> On Tue, Dec 19, 2017 at 1:04 AM, Mark Kettenis <mark.kette...@xs4all.nl> 
> wrote:
> >> From: "Theo de Raadt" <dera...@openbsd.org>
> >> Date: Mon, 18 Dec 2017 11:57:32 -0700
> >>
> >> I think kernel should be fixed to return ENFILE in that case.
> >
> > Was thinking the same thing.
> >
> 
> On Tue, Dec 19, 2017 at 12:57 AM, Theo de Raadt <dera...@openbsd.org> wrote:
> > I think kernel should be fixed to return ENFILE in that case.
> 
> Yes, maybe. Besides, it is already described in the man page. But, but
> would it be
> correct from the point view of an error description?
> 
> I mean, ENFILE is something related to fd(s) table and we may get it
> during pipe()/pipe2() because of falloc() which follows pipespace(). But
> here in pipespace() we don't touch fd table yet, and actually works with
> memory.
> 
> So, if you see ENFILE more suitable for this, I will send v2 with replaced
> errno in pipespace() if no one does not mind.

You are missing a point.

Should userland programmers have to check for a myriad of error
conditions, which effectively result in the same conclusion and
same coping strategy?

Today ENFILE and EMFILE.  Tomorrow ENOMEM.  What next after that?
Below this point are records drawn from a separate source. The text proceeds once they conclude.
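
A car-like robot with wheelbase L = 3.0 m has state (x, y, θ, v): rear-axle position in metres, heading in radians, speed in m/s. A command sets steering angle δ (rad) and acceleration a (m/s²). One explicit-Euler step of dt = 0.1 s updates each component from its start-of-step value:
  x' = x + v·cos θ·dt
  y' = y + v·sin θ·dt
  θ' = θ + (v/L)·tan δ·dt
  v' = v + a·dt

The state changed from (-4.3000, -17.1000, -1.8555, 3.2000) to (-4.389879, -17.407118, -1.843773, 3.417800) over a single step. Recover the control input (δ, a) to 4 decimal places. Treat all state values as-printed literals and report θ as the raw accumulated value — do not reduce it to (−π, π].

a = (v'−v)/dt = (0.217800)/0.1 = 2.1780
Δθ = θ'−θ = 0.011727;  (v·dt/L) = 3.2000·0.1/3.0 = 0.106667
tan δ = Δθ·L/(v·dt) = 0.109941  →  δ = 0.1095

δ = 0.1095, a = 2.1780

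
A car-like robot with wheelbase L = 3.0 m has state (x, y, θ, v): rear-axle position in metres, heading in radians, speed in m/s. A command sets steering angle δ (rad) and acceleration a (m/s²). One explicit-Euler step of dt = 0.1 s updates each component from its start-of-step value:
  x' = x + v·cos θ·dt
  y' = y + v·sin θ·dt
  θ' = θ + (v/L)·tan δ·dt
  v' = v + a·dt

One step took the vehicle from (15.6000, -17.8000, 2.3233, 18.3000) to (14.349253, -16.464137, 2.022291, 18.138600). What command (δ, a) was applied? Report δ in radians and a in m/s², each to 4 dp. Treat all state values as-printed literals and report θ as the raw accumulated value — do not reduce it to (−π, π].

a = (v'−v)/dt = (-0.161400)/0.1 = -1.6140
Δθ = θ'−θ = -0.301009;  (v·dt/L) = 18.3000·0.1/3.0 = 0.610000
tan δ = Δθ·L/(v·dt) = -0.493457  →  δ = -0.4584

δ = -0.4584, a = -1.6140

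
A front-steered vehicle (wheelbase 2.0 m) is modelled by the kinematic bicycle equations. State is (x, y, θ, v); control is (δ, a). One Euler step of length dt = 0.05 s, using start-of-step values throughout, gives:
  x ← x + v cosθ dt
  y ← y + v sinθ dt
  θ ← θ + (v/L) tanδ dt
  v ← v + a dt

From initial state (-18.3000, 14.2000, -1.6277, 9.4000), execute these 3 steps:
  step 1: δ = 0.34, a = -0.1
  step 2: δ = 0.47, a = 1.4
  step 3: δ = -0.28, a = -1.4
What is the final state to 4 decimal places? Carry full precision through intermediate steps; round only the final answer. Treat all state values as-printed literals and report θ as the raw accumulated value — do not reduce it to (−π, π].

after step 1 (δ=0.34, a=-0.1): (-18.326730, 13.730761, -1.544572, 9.395000)
after step 2 (δ=0.47, a=1.4): (-18.314413, 13.261172, -1.425263, 9.465000)
after step 3 (δ=-0.28, a=-1.4): (-18.245782, 12.792925, -1.493306, 9.395000)

(-18.2458, 12.7929, -1.4933, 9.3950)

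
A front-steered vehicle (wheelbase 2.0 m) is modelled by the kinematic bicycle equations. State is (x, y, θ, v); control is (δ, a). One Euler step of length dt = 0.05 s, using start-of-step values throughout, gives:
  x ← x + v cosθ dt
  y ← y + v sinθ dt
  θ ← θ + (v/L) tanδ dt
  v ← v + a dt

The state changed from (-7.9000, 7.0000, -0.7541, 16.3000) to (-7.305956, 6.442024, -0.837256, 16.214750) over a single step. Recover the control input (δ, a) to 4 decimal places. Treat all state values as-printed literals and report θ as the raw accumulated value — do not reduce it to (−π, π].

δ = -0.2013, a = -1.7050

a = (v'−v)/dt = (-0.085250)/0.05 = -1.7050
Δθ = θ'−θ = -0.083156;  (v·dt/L) = 16.3000·0.05/2.0 = 0.407500
tan δ = Δθ·L/(v·dt) = -0.204064  →  δ = -0.2013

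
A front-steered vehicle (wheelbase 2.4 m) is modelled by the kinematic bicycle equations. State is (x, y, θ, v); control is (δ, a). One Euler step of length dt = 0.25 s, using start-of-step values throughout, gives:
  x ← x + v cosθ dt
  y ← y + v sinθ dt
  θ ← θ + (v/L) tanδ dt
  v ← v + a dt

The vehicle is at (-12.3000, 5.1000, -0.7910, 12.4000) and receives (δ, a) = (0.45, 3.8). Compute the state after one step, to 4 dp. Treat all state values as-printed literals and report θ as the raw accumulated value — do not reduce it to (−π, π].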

The errno abstraction intentionally insists on less error numbers,
so that userland code doesn't need to keep adapting.

Adding new error conditions isn't sane.  It is better to map a
condition to another condition which already exists, and try to
map it to something similar.

In this case, ENOMEM is potentially transient and temporary like ENFILE.
Both are system-side temporary impact.